Dipenghujung pengakuan kedaulatan NKRI timbullah pemberontakan-pemberontakan yang ingin menggantikan Pancasila dengan ideologi lain, yaitu ideologi Islam dan Komunis. Pemberontakan tersebut dapat dipadamkan walaupun memerlukan waktu yang lama, jauh lebih lama dari perang mempertahankan kemerdekaan Indonesia. Jika perang mempertahankan kemerdekaan telah selesai pada tahun 1949 (5 tahun), maka perang untuk memadamkan pemberontakan yang dilakukan DI berlangsung selama 13 tahun .
Pemberontakan-pemberontakan yang dilakukan Komunis dan DI merupakan bukti adanya harapan-harapan lain di luar Pancasila. Harapan-harapan tandingan terhadap Pancasila seharusnya tidak perlu ada, karena merupakan pengingkaran konsensus bersama yang dinyatakan dalam ikrar kemerdekaan. Adanya harapan-harapan tandingan diluar Pancasila merupakan bukti bahwa tidak semua individu memegang komitmen terhadap Pancasila. Kegagalan memegang komitmen bersama untuk hidup bersama dalam negara Pancasila ini akhirnya melahirkan keragaman apresiasi terhadap pancasila.
 Jika pada awalnya keragaman apresiasi terhadap Pancasila terjadi secara terbuka yaitu dalam bentuk pemberontakan-pemberontakan, baik yang dilakukan Komunis maupun DI, juga perdebatan-perdebatan yang terjadi dalam sidang konstituante sebelum dekrit Presiden 5 Juli 1959, maka setelah dekrit Presiden dan penumpasan pemberontakan-pemberontakan DI dan Komunis, apresiasi terhadap Pancasila yang menimbulkan konflik tersebut terjadi secara tertutup. Yaitu berupa penetrasi nilai-nilai yang bertentangan dengan Pancasila. 
      
      
      
      Harapan-harapan lain di luar Pancasila yang mengakibatkan heterogenitas apresiasi terhadap Pancasila tersebut seharusnya tidak perlu terjadi, karena Pancasila tidak menghapus identitas kelompok-kelompok yang ada di Indonesia. 

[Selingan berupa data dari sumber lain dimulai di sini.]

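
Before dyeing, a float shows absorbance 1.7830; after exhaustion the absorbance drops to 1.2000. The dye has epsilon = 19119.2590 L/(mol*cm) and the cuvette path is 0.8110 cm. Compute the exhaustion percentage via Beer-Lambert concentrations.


c_initial = A_i / (epsilon * l) = 1.7830 / (19119.2590 * 0.8110) = 1.1499e-04 mol/L
c_final = A_f / (epsilon * l) = 1.2000 / (19119.2590 * 0.8110) = 7.7391e-05 mol/L
Exhaustion = (c_initial - c_final) / c_initial * 100 = (1.1499e-04 - 7.7391e-05) / 1.1499e-04 * 100 = 32.6977 %


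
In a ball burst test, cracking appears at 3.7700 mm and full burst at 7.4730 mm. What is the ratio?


Formula: Ratio = crack / burst
Substituting: Ratio = 3.7700 / 7.4730
Result: 0.5045


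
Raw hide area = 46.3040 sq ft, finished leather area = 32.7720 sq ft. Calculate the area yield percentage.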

Pancasila sebagai penaung dari semua keragaman yang ada serta memberi perlindungan terhadap pertumbuhan kelompok-kelompok yang ada di Indonesia, seharusnya dijaga secara bersama untuk memelihara hubungan bersama. Pertumbuhan kelompok-kelompok yang ada dalam naungan Pancasila tidak boleh bertentangan dengan semangat nasionalisme yang mempersatukan kelompok-kelompok yang ada. Dan juga tidak berarti boleh menggantikan Pancasila dengan ideologi lain. Apalagi dengan cara pemaksaan, karena pertumbuhan dan perkembangan kelompok-kelompok yang ada tidak boleh menelan semangat kebangsaan sebagai bangsa yang satu, yaitu Indonesia. 
      
      
      
      Pancasila sebagaimana di tuangkan dalam pembukaan UUD 1945 secara de jure telah menjadi sesuatu yang final sebagai ideologi dan dasar negara. Namun secara de fakto masih memerlukan penyadaran dalam setiap kehidupan masyarakat Indonesia. Apresiasi yang berbeda terhadap Pancasila seharusnya tidak boleh ada, karena Pancasila merupakan konsensus bersama, maka semua orang Indonesia harus memiliki pengharapan yang sama, yaitu membangun Indonesia yang merdeka dibawah Pancasila.